3 short animated movies in English or Swedish
3 readiness games about colors and shapes
Play online or download
Supplemental books and materials available
Heroes of the City is a pleasant app designed for the very young. The app offers 3 short videos introducing characters from a larger series, an option to play the videos separately or automatically in sequence, and four activities that young children will enjoy. All features work well. The narration is clear and well-read, and the videos have just the right touch of excitement for little children. I do wish there were more background information available about the app itself and about the series. The developers and the website both indicate that it is connected to a television show, but it’s not one that is likely to be familiar to an American audience.
The games included with this app are educational for toddlers and young preschoolers. One game is basically an electronic busy box, set up like a car dashboard with turn signals, windshield wipers, horn, radio and so forth. A second game challenges children to match colored shapes with the correct “holes” similar to shape sorting games that children have played for time immemorial. There is good variety and complexity to the shape selection, including stars, moons, crescents and so forth, and the game seems to continue as long as the child wishes to play with randomized sets of three shapes to drag into the correct spot. The third activity is a blank electronic “paper” that allows children to draw and scribble in a variety of colors. Colors are changed by tapping the frame in any place, so even the very young will quickly learn how to choose the colors they want. There does not seem to be any way to save the creations in a gallery, but a parent could use the iPad’s screen shot feature to preserve artwork for the refrigerator (real or virtual). Finally, there is a balloon-popping activity that will hone fine motor coordination as children poke the moving targets to pop them.
It was a bit surprising that the games did not have more thematic elements. Aside from a few decorations in the frame and the balloons that contain thematic characters, there’s not much connection to the app’s videos. Developers may want to consider adding more connections, since this would be a great opportunity to build memory and recognition skills.

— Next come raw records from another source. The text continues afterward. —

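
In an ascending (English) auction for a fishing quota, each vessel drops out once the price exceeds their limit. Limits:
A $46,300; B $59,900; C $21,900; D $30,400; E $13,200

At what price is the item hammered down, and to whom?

B wins at $46,300

Limits ranked: 59,900 (B) > 46,300 (A) > 30,400 (D) > 21,900 (C) > 13,200 (E)
A is the last rival to drop out, at $46,300; B remains and wins at that price.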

Heroes of the City Baby App will certainly entertain young children for a while, but the videos are short, and some will tire of them fairly quickly. The games are simple and repetitive, and once a child has mastered the skills involved, they are also not likely to hold interest for long. It would perhaps improve things if the rewards for correct responses were a bit more noticeable; at present, stars light up at the top of the screen, and the sequence begins again after 10 stars on the balloon game, and the shape matching game shows the same fireworks animation every time a set of shapes are matched correctly.
The app does fulfill its self-proclaimed mission of teaching basic tablet usage skills, but there is some question about whether this is valuable for such young children. Certainly they can play the same games with tangible, real-world items and perhaps get more benefit in the long run.
This app is free, and so is a good value even if your child loses interest after a few weeks. The skills that the activities focus on are good, solid readiness skills that every child needs to master for later academic success, and the drawing game will offer an outlet for self-expression and creativity. All in all, it’s a good app to check out, especially if your child is just starting to use an iPad.
Heroes of the City Baby App is very child friendly. There are no outside advertisements, no in-app purchases, and no links to social media. A parents’ section is well protected by a system where number words must be read and then pressed in order. It contains information about the app developers, a link to their website, and links to download related apps from the App Store.
One minor concern is that the language switch (between British English and Swedish) is open and accessible, and perhaps in a location that makes it particularly susceptible to accidental taps (the lower left corner of the screen). It would be easy (and very frustrating) for a young user to accidentally switch the languages and find themselves listening to the videos in an unknown language.